Витька поднял сжатый кулак. И этот жест заменил собой рукопожатие, так что и не пришлось извиняться за испачканную руку.
Ну вот, все в порядке: нашелся еще один объект, на кого есть смысл излить излучение.
Володя Вирхов оказался именно таким, каким полагается быть молодому физику-теоретику: вытянутая голова, высокие залысины, бледные губы. Поэтому казался выше своего роста: выглядел на все сто восемьдесят, хотя вряд ли дотягивал и до ста семидесяти пяти. Держался отчужденно и, пожалуй, стеснялся, что прибегал к такому средству.
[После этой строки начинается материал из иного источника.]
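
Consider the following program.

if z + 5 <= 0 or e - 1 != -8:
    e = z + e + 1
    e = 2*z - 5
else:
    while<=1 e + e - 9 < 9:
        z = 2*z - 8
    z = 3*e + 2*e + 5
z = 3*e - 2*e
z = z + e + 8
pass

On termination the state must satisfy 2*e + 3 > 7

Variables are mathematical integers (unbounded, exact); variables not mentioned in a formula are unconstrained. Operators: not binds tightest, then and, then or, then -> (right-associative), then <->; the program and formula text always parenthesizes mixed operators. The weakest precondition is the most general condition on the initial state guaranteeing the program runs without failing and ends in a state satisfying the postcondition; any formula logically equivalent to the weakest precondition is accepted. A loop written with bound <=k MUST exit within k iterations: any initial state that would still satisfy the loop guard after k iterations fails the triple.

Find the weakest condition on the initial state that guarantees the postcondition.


Working backward. After the program, the postcondition 2*e + 3 > 7 must hold; in canonical form it is 2*e > 4.
Before skip: 2*e > 4
Before z := z + e + 8: 2*e > 4
Before z := 3*e - 2*e: 2*e > 4
Then branch requires 4*z > 14; else branch requires (2*e < 18 -> ((not (2*e < 18)) and 2*e > 4)) and ((not (2*e < 18)) -> 2*e > 4).
Before the if: ((z <= -5 or e != -7) -> 4*z > 14) and ((not (z <= -5 or e != -7)) -> ((2*e < 18 -> ((not (2*e < 18)) and 2*e > 4)) and ((not (2*e < 18)) -> 2*e > 4)))
Answer: WP = ((z <= -5 or e != -7) -> 4*z > 14) and ((not (z <= -5 or e != -7)) -> ((2*e < 18 -> ((not (2*e < 18)) and 2*e > 4)) and ((not (2*e < 18)) -> 2*e > 4)))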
Скорее всего на портрете настоял академик и любимый учитель или даже жена любимого учителя. Да и не так уж Володя Вирхов был напуган своим безнадежным положением — нет, не рисовался спокойствием, а действительно не так уж был напуган: страх — он лиловый, а в Вирхове Андрей не видел лилового свечения.
Молодой гений уселся, осмотрелся и сразу задал бестактный вопрос:
— Вы левша?
Вот так. Жена чуть не за десять дней не удосужилась заметить, что у Андрея не действует рука, друг заходил — тоже не до того ему. А этот отчужденный теоретик с высокими залысинами и бледными губами все разглядел сразу — Андрей еще не успел взяться за кисти.